Страница 14 из 25
С этими мыслями я и добрался до поместья. Управитель почувствовался и вправду метров за сто от стен, и, кстати, стал выдавать местоположение живых, довольно странное ощущение, небезынтересное, да и, возможно, полезное в перспективе.
Ну а заехав и отпустив Индрика, я огласил двор поместья громовым криком:
— Недум, щучий сын! Встань предо мной немедля!

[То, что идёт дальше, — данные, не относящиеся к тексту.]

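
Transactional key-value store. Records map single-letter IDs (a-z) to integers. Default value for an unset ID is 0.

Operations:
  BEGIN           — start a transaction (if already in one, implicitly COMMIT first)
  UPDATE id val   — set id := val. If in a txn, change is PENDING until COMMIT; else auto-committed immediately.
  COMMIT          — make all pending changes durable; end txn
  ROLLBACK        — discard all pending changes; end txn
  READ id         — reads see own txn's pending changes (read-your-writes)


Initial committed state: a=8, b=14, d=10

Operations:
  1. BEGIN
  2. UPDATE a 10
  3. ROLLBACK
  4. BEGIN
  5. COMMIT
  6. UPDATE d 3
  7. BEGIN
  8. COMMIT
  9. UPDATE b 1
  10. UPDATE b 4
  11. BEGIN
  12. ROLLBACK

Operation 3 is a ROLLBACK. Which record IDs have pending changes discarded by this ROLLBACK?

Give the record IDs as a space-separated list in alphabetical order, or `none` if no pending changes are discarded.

Answer: a

Derivation:
Initial committed: {a=8, b=14, d=10}
Op 1: BEGIN: in_txn=True, pending={}
Op 2: UPDATE a=10 (pending; pending now {a=10})
Op 3: ROLLBACK: discarded pending ['a']; in_txn=False
Op 4: BEGIN: in_txn=True, pending={}
Op 5: COMMIT: merged [] into committed; committed now {a=8, b=14, d=10}
Op 6: UPDATE d=3 (auto-commit; committed d=3)
Op 7: BEGIN: in_txn=True, pending={}
Op 8: COMMIT: merged [] into committed; committed now {a=8, b=14, d=3}
Op 9: UPDATE b=1 (auto-commit; committed b=1)
Op 10: UPDATE b=4 (auto-commit; committed b=4)
Op 11: BEGIN: in_txn=True, pending={}
Op 12: ROLLBACK: discarded pending []; in_txn=False
ROLLBACK at op 3 discards: ['a']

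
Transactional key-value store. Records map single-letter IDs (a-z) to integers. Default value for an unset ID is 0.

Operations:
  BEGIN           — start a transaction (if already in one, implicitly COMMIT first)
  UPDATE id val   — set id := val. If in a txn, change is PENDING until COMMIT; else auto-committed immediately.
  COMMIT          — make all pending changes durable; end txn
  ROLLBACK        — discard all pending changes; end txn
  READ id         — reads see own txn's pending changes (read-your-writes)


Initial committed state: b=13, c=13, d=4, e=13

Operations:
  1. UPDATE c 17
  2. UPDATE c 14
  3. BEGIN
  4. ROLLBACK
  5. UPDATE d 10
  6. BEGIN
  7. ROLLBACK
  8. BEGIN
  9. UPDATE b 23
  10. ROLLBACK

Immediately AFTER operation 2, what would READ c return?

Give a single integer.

Initial committed: {b=13, c=13, d=4, e=13}
Op 1: UPDATE c=17 (auto-commit; committed c=17)
Op 2: UPDATE c=14 (auto-commit; committed c=14)
After op 2: visible(c) = 14 (pending={}, committed={b=13, c=14, d=4, e=13})

Answer: 14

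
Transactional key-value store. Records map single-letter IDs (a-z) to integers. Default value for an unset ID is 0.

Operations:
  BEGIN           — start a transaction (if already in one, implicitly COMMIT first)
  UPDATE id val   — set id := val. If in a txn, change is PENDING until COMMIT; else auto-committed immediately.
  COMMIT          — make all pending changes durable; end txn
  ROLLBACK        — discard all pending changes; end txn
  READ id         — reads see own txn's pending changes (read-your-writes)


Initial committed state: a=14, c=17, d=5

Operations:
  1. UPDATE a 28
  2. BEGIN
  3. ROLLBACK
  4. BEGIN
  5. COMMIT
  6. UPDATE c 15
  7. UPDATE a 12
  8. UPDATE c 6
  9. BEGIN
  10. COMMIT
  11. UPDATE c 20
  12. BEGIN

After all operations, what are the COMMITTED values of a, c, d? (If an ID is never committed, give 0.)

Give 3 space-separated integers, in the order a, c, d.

Answer: 12 20 5

Derivation:
Initial committed: {a=14, c=17, d=5}
Op 1: UPDATE a=28 (auto-commit; committed a=28)
Op 2: BEGIN: in_txn=True, pending={}
Op 3: ROLLBACK: discarded pending []; in_txn=False
Op 4: BEGIN: in_txn=True, pending={}
Op 5: COMMIT: merged [] into committed; committed now {a=28, c=17, d=5}
Op 6: UPDATE c=15 (auto-commit; committed c=15)
Op 7: UPDATE a=12 (auto-commit; committed a=12)
Op 8: UPDATE c=6 (auto-commit; committed c=6)
Op 9: BEGIN: in_txn=True, pending={}
Op 10: COMMIT: merged [] into committed; committed now {a=12, c=6, d=5}
Op 11: UPDATE c=20 (auto-commit; committed c=20)
Op 12: BEGIN: in_txn=True, pending={}
Final committed: {a=12, c=20, d=5}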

Старик из недр поместья извлёкся, ко мне подсеменил, увидел бутылки в руке и пал на колени:
— Не пей, Стригор Стрижич, ба-а-атюшка-а-а-а…
— Козлёночком станешь, — хмыкнул я. — Ты, Недум, видно, на старости лет попутал, кто в поместье Стрижич, а кто Недумка-наставник. Ну да за службу беспорочную, да к древности твоей снисходя — прощаю. Но за спиной моей хоть разок узнаю, что козни строишь, против воли идёшь — покараю без пощады!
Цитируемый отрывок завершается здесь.